Culprit Junior Two 650c performance alloy youth road bike review


  1. Harrison-

    You and your dad wrote a great review. I don’t have kids, but I think that bike looks pretty great. I was thinking about how you wish the seat could go lower, tell your dad it looks like that saddle has pretty high rails, maybe he has another saddle that’s lower profile, that will get your butt down a little closer to the pedals?

    Two questions for dad:

    1) Why bother with the 30mm rims on a kids bike? Yes, it looks cool, but how much aero benefit or need for strength does a kid need versus having lighter rims?

    2) I’d be interested to see a more detailed review on the microshift levers.

    • my 6 yr old is averaging 32kph in his races and on a recent tt hit 42kph,,,,, so thats why bother with aero rims, that incedently are still pretty light!

  2. Gervais Rioux at Argon 18 bikes in Canada has been offering some very well done junior road bikes for years. It seems to be a category that is quite common in the European market, but not so much in North America. I had one of his Xenon 650C bikes for my youngest son. It was quite well made, good spec, and the only complaint was that he outgrew it faster than I thought.

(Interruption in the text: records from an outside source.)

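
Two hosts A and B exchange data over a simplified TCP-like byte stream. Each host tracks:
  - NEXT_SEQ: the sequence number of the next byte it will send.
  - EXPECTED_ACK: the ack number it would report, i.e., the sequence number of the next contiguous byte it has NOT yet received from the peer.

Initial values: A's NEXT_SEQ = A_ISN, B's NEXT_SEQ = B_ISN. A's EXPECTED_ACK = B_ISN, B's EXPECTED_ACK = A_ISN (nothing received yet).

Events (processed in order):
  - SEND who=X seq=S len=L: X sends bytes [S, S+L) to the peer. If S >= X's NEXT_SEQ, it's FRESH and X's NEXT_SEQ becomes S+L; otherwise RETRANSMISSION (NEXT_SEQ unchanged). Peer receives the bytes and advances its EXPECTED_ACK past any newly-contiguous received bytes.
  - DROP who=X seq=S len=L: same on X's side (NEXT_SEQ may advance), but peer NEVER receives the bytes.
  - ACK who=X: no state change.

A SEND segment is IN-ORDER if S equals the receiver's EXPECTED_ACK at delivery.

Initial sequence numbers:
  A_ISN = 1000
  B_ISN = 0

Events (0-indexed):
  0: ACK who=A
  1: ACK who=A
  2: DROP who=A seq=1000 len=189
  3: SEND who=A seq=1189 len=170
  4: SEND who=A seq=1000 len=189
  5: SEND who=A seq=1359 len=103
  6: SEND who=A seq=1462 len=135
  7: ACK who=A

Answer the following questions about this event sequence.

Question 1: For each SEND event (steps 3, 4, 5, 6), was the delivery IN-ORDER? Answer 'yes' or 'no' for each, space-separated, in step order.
Answer: no yes yes yes

Derivation:
Step 3: SEND seq=1189 -> out-of-order
Step 4: SEND seq=1000 -> in-order
Step 5: SEND seq=1359 -> in-order
Step 6: SEND seq=1462 -> in-order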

  3. stack – aero wheels make probably the biggest difference in the “ease of speed” on a bike and reducing drag, at least from my experience, even at speeds around 13-15mph. So, anything that can reduce drag should help the kids go faster with less effort means they’ll be able to hang on longer rides. I agree lighter wheels are always better, but once you’re up to speed and cruising on flatter ground (which is mostly what he does), I’d favor aero for sustained performance over quicker-to-spool-up light weight box section rims.

    As for the MicroShift levers, all I can say is they shift fine for him (and me in the workstand) and it’s minimal lever throw to shift, so it’s easy enough for smaller hands to use. They use the outboard cable runs like the older Shimano stuff, so cable drag is minimized, too, compared to the tighter routing required for some internally run stuff (as in, from the shifter straight back along the handlebar). If you’re interested in them for yourself, I’d say go with 105 shifters for adults. They have spacers that can bring the brake lever in closer to the bar for smaller hands, but the action is a bit smoother.

  4. If you’re spending serious money on shifters for small hands SRAM is actually a better choice than Shimano. My wife has very small hands, as in she buys kid sized gloves and our 11 year daughter has bigger hands. Her experience is that the Shimano spacer wedges took away too much brake lever travel and a stock SRAM Rival or Apex lever was the perfect fit. Admittedly this was on her CX bike with Mini-V brakes which needed a bit more cable pull. Her road bike is still running old style 105 with side pull brakes but she still wants to switch that to SRAM as soon as we can buy the parts.

  5. I really like that it has a pretty short head tube but a long steerer. I deal with more than my fair share of junior racers at my job and at this age they are in damn near every week for some sort of fit adjustment, so having a bunch of options is awesome.

    Looking at all of the Culprit’s junior offerings though, I would love some of them to come with junior gearing, because while that 52t chainring is getting easier to find, that 14-25 cassette isn’t.

  6. Slow Joe – The pull of the brakes can be adjusted accordingly after the reach has been figured out. All brakes can be adjusted this way regardless of brand. Reach can also be affected by the levers placement themselves. I have shimmed my levers to get them closer and my brake pull is the same as it was before; after adjustments.

  7. I’m considering this bike for my wife. She’s about 56 and a half inches tall. What was your son’s inseam when he first rode the 650c bike?

  8. Hey there! I know its been a while since this review. How long did your son fit the junior 2? My son is 4’9″. Inseam 27″. We are wondering if he’ll get 2-3 years out of it.